Variety Of Plant Based Meat, Food To Reduce Carbon Footprint
Variety of plant based meat, food to reduce carbon footprint

“Get ready for boredom,” reports Rabobank’s Senior Consumer Foods Analyst, Tom Bailey, because smaller, safer innovations are ahead for disruptive food products like plant-based meat alternatives, precision fermented products, insect products, and fat replacers. Many of these breakthrough products just haven’t thrived the way companies and investors hoped they would. 

Rising interest rates, labor shortages, changes in consumer buying habits, and other current challenges have hindered the growth of disrupters and turned attention toward products with profitability potential.
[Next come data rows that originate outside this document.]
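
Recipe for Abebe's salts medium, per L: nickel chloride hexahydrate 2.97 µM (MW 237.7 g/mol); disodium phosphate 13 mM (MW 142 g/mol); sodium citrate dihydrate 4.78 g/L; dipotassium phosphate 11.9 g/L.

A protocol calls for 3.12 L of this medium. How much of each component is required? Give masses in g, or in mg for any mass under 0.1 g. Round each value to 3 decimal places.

nickel chloride hexahydrate 2.203 mg; disodium phosphate 5.760 g; sodium citrate dihydrate 14.914 g; dipotassium phosphate 37.128 g

Working volume: 3.12 L.
nickel chloride hexahydrate: 2.97 µmol/L × 237.7 g/mol × 3.12 L ÷ 1000 = 2.203 mg
disodium phosphate: 13 mmol/L × 142 g/mol × 3.12 L ÷ 1000 = 5.760 g
sodium citrate dihydrate: 4.78 g/L × 3.12 L = 14.914 g
dipotassium phosphate: 11.9 g/L × 3.12 L = 37.128 g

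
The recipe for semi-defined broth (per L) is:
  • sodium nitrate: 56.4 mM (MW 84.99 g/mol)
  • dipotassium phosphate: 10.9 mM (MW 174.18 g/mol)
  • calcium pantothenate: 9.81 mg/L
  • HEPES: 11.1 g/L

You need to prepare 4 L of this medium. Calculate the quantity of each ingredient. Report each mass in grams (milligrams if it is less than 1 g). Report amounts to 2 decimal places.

sodium nitrate 19.17 g; dipotassium phosphate 7.59 g; calcium pantothenate 39.24 mg; HEPES 44.40 g

Working volume: 4 L.
sodium nitrate: 56.4 mmol/L × 84.99 g/mol × 4 L ÷ 1000 = 19.17 g
dipotassium phosphate: 10.9 mmol/L × 174.18 g/mol × 4 L ÷ 1000 = 7.59 g
calcium pantothenate: 9.81 mg/L × 4 L = 39.24 mg
HEPES: 11.1 g/L × 4 L = 44.40 g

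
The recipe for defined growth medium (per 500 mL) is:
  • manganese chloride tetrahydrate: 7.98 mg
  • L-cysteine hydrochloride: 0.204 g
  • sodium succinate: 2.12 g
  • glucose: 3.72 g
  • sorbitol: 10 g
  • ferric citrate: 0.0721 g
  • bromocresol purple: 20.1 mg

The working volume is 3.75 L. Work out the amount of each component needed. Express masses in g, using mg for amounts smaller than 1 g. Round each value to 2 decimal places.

Ratio of target to recipe volume: 3750 / 500 = 7.5.
manganese chloride tetrahydrate: 7.98 mg × (3750 mL / 500 mL) = 59.85 mg
L-cysteine hydrochloride: 0.204 g × (3750 mL / 500 mL) = 1.53 g
sodium succinate: 2.12 g × (3750 mL / 500 mL) = 15.90 g
glucose: 3.72 g × (3750 mL / 500 mL) = 27.90 g
sorbitol: 10 g × (3750 mL / 500 mL) = 75.00 g
ferric citrate: 0.0721 g × (3750 mL / 500 mL) = 0.54075 g = 540.75 mg
bromocresol purple: 20.1 mg × (3750 mL / 500 mL) = 150.75 mg

manganese chloride tetrahydrate 59.85 mg; L-cysteine hydrochloride 1.53 g; sodium succinate 15.90 g; glucose 27.90 g; sorbitol 75.00 g; ferric citrate 540.75 mg; bromocresol purple 150.75 mg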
So instead of trying to create hype around novel, revolutionary products, companies are making incremental innovations, such as improving product taste and packaging, simplifying the supply chain, and finding ways to cut costs.

Plant-based growth depends on better nutrition, less “meat-mimicking”
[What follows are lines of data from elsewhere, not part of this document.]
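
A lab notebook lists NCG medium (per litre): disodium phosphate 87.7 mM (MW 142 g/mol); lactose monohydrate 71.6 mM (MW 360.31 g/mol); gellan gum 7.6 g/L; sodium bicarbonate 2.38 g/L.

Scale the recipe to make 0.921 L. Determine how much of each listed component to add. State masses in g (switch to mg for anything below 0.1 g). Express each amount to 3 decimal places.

disodium phosphate 11.470 g; lactose monohydrate 23.760 g; gellan gum 7.000 g; sodium bicarbonate 2.192 g

Scale factor relative to 1 L: 0.921.
disodium phosphate: 87.7 mmol/L × 142 g/mol × 0.921 L ÷ 1000 = 11.470 g
lactose monohydrate: 71.6 mmol/L × 360.31 g/mol × 0.921 L ÷ 1000 = 23.760 g
gellan gum: 7.6 g/L × 0.921 L = 7.000 g
sodium bicarbonate: 2.38 g/L × 0.921 L = 2.192 g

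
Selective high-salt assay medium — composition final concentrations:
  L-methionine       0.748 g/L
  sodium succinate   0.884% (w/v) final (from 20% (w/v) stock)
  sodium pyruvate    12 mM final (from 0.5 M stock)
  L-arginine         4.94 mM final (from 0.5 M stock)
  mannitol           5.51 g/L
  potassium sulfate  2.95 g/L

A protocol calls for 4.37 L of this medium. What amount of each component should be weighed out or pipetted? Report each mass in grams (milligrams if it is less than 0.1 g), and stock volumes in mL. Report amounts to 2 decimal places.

L-methionine 3.27 g; sodium succinate 193.15 mL; sodium pyruvate 104.88 mL; L-arginine 43.18 mL; mannitol 24.08 g; potassium sulfate 12.89 g

Working volume: 4.37 L.
L-methionine: 0.748 g/L × 4.37 L = 3.27 g
sodium succinate: C1V1 = C2V2 → 0.884% ÷ 20% × 4370 mL = 193.15 mL
sodium pyruvate: V = C2·V2/C1 = 12 mM × 4370 mL ÷ 500 mM = 104.88 mL
L-arginine: C1V1 = C2V2 → 4.94 mM × 4370 mL ÷ 500 mM = 43.18 mL
mannitol: 5.51 g/L × 4.37 L = 24.08 g
potassium sulfate: 2.95 g/L × 4.37 L = 12.89 g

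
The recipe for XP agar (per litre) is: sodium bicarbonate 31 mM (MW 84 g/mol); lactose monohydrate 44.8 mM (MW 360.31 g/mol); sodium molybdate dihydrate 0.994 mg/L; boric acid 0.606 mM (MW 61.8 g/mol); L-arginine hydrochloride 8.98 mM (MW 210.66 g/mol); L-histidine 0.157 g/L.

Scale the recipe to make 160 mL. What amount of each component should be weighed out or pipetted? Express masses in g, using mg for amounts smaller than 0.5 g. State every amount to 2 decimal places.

sodium bicarbonate 416.64 mg; lactose monohydrate 2.58 g; sodium molybdate dihydrate 0.16 mg; boric acid 5.99 mg; L-arginine hydrochloride 302.68 mg; L-histidine 25.12 mg

Target volume = 160 mL = 0.16 L.
sodium bicarbonate: 31 mmol/L × 84 mg/mmol × 0.16 L = 416.64 mg
lactose monohydrate: 44.8 mmol/L × 360.31 g/mol × 0.16 L ÷ 1000 = 2.58 g
sodium molybdate dihydrate: 0.994 mg/L × 0.16 L = 0.16 mg
boric acid: 0.606 mmol/L × 61.8 mg/mmol × 0.16 L = 5.99 mg
L-arginine hydrochloride: 8.98 mmol/L × 210.66 mg/mmol × 0.16 L = 302.68 mg
L-histidine: 0.157 g/L × 0.16 L = 0.02512 g = 25.12 mg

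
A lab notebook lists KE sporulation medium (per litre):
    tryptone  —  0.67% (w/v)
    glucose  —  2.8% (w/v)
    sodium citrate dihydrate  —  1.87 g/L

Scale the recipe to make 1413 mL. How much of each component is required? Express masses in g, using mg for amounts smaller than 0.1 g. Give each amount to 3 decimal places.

Target volume = 1413 mL = 1.413 L.
tryptone: 0.67 g per 100 mL × 1413 mL ÷ 100 = 9.467 g
glucose: 2.8 g per 100 mL × 1413 mL ÷ 100 = 39.564 g
sodium citrate dihydrate: 1.87 g/L × 1.413 L = 2.642 g

tryptone 9.467 g; glucose 39.564 g; sodium citrate dihydrate 2.642 g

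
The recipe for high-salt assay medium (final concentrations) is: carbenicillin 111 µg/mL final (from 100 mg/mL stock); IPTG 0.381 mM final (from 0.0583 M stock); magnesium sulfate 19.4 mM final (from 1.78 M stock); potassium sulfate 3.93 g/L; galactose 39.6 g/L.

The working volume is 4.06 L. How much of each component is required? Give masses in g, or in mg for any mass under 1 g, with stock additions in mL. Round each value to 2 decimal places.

Scale factor relative to 1 L: 4.06.
carbenicillin: C1V1 = C2V2 → 111 µg/mL × 4060 mL ÷ 100000 µg/mL = 4.51 mL
IPTG: V = C2·V2/C1 = 0.381 mM × 4060 mL ÷ 58.3 mM = 26.53 mL
magnesium sulfate: dilute stock: 19.4 mM × 4060 mL ÷ 1780 mM = 44.25 mL
potassium sulfate: 3.93 g/L × 4.06 L = 15.96 g
galactose: 39.6 g/L × 4.06 L = 160.78 g

carbenicillin 4.51 mL; IPTG 26.53 mL; magnesium sulfate 44.25 mL; potassium sulfate 15.96 g; galactose 160.78 g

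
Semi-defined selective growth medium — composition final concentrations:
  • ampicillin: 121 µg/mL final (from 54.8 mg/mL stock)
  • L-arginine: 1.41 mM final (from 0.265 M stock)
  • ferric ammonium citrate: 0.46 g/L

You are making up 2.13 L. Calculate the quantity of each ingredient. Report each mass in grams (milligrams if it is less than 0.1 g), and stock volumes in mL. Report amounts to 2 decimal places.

Working volume: 2.13 L.
ampicillin: dilute stock: 121 µg/mL × 2130 mL ÷ 54800 µg/mL = 4.70 mL
L-arginine: C1V1 = C2V2 → 1.41 mM × 2130 mL ÷ 265 mM = 11.33 mL
ferric ammonium citrate: 0.46 g/L × 2.13 L = 0.98 g

ampicillin 4.70 mL; L-arginine 11.33 mL; ferric ammonium citrate 0.98 g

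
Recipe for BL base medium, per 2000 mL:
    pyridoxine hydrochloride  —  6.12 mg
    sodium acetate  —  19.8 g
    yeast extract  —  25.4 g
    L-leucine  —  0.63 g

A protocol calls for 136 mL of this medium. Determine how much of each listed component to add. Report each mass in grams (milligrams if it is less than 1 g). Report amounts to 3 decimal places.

pyridoxine hydrochloride 0.416 mg; sodium acetate 1.346 g; yeast extract 1.727 g; L-leucine 42.840 mg

Ratio of target to recipe volume: 136 / 2000 = 0.068.
pyridoxine hydrochloride: 6.12 mg × (136 mL / 2000 mL) = 0.416 mg
sodium acetate: 19.8 g × (136 mL / 2000 mL) = 1.346 g
yeast extract: 25.4 g × (136 mL / 2000 mL) = 1.727 g
L-leucine: 0.63 g × (136 mL / 2000 mL) = 0.04284 g = 42.840 mg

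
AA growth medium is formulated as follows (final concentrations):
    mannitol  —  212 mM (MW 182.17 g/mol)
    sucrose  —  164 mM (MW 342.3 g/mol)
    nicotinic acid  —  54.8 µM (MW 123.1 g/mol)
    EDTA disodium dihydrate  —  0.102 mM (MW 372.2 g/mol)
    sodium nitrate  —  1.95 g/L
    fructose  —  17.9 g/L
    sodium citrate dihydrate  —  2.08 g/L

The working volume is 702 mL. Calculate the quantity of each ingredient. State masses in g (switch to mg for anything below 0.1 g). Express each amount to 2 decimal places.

Working volume: 702 mL = 0.702 L.
mannitol: 212 mmol/L × 182.17 g/mol × 0.702 L ÷ 1000 = 27.11 g
sucrose: 164 mmol/L × 342.3 g/mol × 0.702 L ÷ 1000 = 39.41 g
nicotinic acid: 54.8 µmol/L × 123.1 g/mol × 0.702 L ÷ 1000 = 4.74 mg
EDTA disodium dihydrate: 0.102 mmol/L × 372.2 mg/mmol × 0.702 L = 26.65 mg
sodium nitrate: 1.95 g/L × 0.702 L = 1.37 g
fructose: 17.9 g/L × 0.702 L = 12.57 g
sodium citrate dihydrate: 2.08 g/L × 0.702 L = 1.46 g

mannitol 27.11 g; sucrose 39.41 g; nicotinic acid 4.74 mg; EDTA disodium dihydrate 26.65 mg; sodium nitrate 1.37 g; fructose 12.57 g; sodium citrate dihydrate 1.46 g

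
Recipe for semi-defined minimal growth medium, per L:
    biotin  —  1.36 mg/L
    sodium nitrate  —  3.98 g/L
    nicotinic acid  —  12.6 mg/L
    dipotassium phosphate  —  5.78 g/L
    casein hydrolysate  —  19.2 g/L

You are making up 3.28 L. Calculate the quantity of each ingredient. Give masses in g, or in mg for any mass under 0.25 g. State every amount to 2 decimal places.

biotin 4.46 mg; sodium nitrate 13.05 g; nicotinic acid 41.33 mg; dipotassium phosphate 18.96 g; casein hydrolysate 62.98 g

Scale factor relative to 1 L: 3.28.
biotin: 1.36 mg/L × 3.28 L = 4.46 mg
sodium nitrate: 3.98 g/L × 3.28 L = 13.05 g
nicotinic acid: 12.6 mg/L × 3.28 L = 41.33 mg
dipotassium phosphate: 5.78 g/L × 3.28 L = 18.96 g
casein hydrolysate: 19.2 g/L × 3.28 L = 62.98 g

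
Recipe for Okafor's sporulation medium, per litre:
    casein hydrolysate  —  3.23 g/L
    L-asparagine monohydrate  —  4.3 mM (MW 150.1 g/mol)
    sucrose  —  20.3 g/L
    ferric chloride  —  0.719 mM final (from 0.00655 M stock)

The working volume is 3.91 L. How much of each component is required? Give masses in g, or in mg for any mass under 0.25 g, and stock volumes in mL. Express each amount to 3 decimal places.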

In a separate report, JP Frossard, RaboResearch’s Consumer Foods Analyst, specifically highlights a slowdown in sales of plant-based meat alternatives. Though sales have remained steady as consumers seek healthier, more sustainable, and animal-friendly foods, they’re not what they once were. After achieving 47% growth in 2020, the category’s retail dollar sales fell 9% in the first quarter of this year.

Frossard’s report suggests that companies try a different approach to boosting sales and winning over mainstream consumers, one that focuses on the healthfulness of plant-based products, not their ability to match meat’s taste and texture.

Consumers aren’t yet sold on the nutritional value of plant-based products, especially amid concerns about ultraprocessed foods. So cleaning up and simplifying ingredients and turning conversations toward how both plants and meat support a healthy, balanced diet will help drive future success in the plant-based meat space.